Published online Jan 15, 2018. doi: 10.4251/wjgo.v10.i1.1
Peer-review started: October 29, 2017
First decision: November 23, 2017
Revised: November 29, 2017
Accepted: December 6, 2017
Article in press: December 6, 2017
Published online: January 15, 2018
Microsatellite alterations within genomic DNA frameshift as a result of defective DNA mismatch repair (MMR). About 15% of sporadic colorectal cancers (CRCs) manifest hypermethylation of the DNA MMR gene MLH1, resulting in mono- and di-nucleotide frameshifts to classify it as microsatellite instability-high (MSI-H) and hypermutated, and due to frameshifts at coding microsatellites generating neo-antigens, produce a robust protective immune response that can be enhanced with immune checkpoint blockade. More commonly, approximately 50% of sporadic non-MSI-H CRCs demonstrate frameshifts at di- and tetra-nucleotide microsatellites to classify it as MSI-low/elevated microsatellite alterations at selected tetranucleotide repeats (EMAST) as a result of functional somatic inactivation of the DNA MMR protein MSH3 via a nuclear-to-cytosolic displacement. The trigger for MSH3 displacement appears to be inflammation and/or oxidative stress, and unlike MSI-H CRC patients, patients with MSI-L/EMAST CRCs show poor prognosis. These inflammatory-associated microsatellite alterations are a consequence of the local tumor microenvironment, and in theory, if the microenvironment is manipulated to lower inflammation, the microsatellite alterations and MSH3 dysfunction should be corrected. Here we describe the mechanisms and significance of inflammatory-associated microsatellite alterations, and propose three areas to deeply explore the consequences and prevention of inflammation’s effect upon the DNA MMR system.

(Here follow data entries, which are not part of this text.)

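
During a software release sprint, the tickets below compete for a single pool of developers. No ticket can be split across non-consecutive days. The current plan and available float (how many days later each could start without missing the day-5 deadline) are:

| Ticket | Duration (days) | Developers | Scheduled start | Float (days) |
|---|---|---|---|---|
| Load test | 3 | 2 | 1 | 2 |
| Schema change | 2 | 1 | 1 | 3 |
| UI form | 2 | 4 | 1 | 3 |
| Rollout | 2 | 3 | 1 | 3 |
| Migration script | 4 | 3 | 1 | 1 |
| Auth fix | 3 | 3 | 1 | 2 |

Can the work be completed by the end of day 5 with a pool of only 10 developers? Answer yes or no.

Schedule Load test@1, Schema change@1, UI form@1, Rollout@4, Migration script@1, Auth fix@3: d1:10  d2:10  d3:8  d4:9  d5:6 — peak 10 ≤ 10.

yes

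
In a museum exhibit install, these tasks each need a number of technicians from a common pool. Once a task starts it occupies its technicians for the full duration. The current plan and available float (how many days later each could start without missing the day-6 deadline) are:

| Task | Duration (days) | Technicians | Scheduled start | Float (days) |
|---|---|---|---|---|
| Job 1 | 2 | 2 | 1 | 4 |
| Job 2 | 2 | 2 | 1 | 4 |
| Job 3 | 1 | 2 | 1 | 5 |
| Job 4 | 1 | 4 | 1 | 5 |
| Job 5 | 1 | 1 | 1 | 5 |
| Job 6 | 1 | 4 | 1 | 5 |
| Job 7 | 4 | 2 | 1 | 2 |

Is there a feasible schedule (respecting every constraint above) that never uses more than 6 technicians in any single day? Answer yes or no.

Schedule Job 1@1, Job 2@1, Job 3@1, Job 4@3, Job 5@2, Job 6@4, Job 7@3: d1:6  d2:5  d3:6  d4:6  d5:2  d6:2 — peak 6 ≤ 6.

yes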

Core tip: Inflammation can trigger microsatellite stable colorectal cancers (CRCs) to acquire a nuclear-to-cytoplasm displacement of the DNA mismatch repair protein MSH3, rendering the CRC with di- and tetranucleotide microsatellite instability (MSI-low/elevated microsatellite alterations at selected tetranucleotide repeats) and modifying the biological behavior of the CRC towards metastasis and poor patient survival. We herein discuss the mechanisms and significance of these induced inflammatory-associated microsatellite alterations, and suggest three content areas to further examine interventions that may modify the observed behavior of these CRCs.